The process of bringing flamboyant liquor baron Vijay Mallya back to India to face the music has begun. His extradition may take time as he has the right to appeal against any order by the lower courts, but an important principle has been established in the UK — that a case against him exists in India, and the extradition process can begin under the relevant treaties. The tycoon’s grouse about being hounded over loans gone bad after his airline collapsed, and his playing victim, has lost all value.
The issue of outstanding loans plus interest may sound complicated, but the principle clearly is that he should’ve stayed in this country and faced the consequences. By choosing to be a fugitive from justice, Mallya displayed a brand of escapism that was possibly in keeping with his lavish lifestyle. Had he showed any enthusiasm to work with the banks to whom he and his company owed money — as much as Rs 9,000 crores, with the interest climbing every minute – there may have been scope for some settlement.

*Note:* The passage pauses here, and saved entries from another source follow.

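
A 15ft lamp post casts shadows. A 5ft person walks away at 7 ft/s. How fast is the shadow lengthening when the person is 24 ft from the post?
7/2 ft/s

By similar triangles: 15/(x+s) = 5/s
Solving: s = 5x/10
ds/dt = 5/10 · dx/dt = 1/2 · 7 = 7/2 ft/s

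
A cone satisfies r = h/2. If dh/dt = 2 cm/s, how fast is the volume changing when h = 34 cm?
578π cm³/s

V = (1/3)π(h/2)²h = πh³/12
dV/dt = πh²/4 · 2
At h = 34: dV/dt = 578π cm³/s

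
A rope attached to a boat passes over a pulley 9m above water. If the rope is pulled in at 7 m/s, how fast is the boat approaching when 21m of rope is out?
49√10/20 ≈ 7.748 m/s

rope² = x² + 9²
x = √(21² - 9²) = 6√10
dx/dt = (rope/x) · d(rope)/dt = (21/(6√10)) · (-7) = -49√10/20 m/s
The boat approaches at 49√10/20 ≈ 7.748 m/s.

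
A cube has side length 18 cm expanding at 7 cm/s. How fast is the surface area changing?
1512 cm²/s

A = 6s²
dA/dt = 12s · ds/dt = 12·18·7 = 1512 cm²/s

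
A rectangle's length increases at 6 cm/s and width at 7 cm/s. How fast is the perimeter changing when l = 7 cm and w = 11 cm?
26 cm/s

P = 2(l + w)
dP/dt = 2(dl/dt + dw/dt) = 2(6 + 7) = 26 cm/s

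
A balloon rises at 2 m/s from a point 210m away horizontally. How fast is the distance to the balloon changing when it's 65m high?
26√1933/1933 ≈ 0.5914 m/s

z² = 210² + y²
z = √(210² + 65²) = 5√1933
dz/dt = y/z · dy/dt = 65/(5√1933) · 2 = 26√1933/1933 ≈ 0.5914 m/s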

The fear is that Mallya, who owns prime real estate in several countries, was unprepared to sell any to meet the obligation he personally incurred in guaranteeing loans to his airline. It’s no defence to say the laws are draconian and their implementation is cowboyish merely as a prominent figure has been caught short. The State, however, is also obliged to ensure that laws are applied equitably. Also, the financial recovery process is more important than simply putting someone in prison, even if he has taken shortcuts or transgressed laws.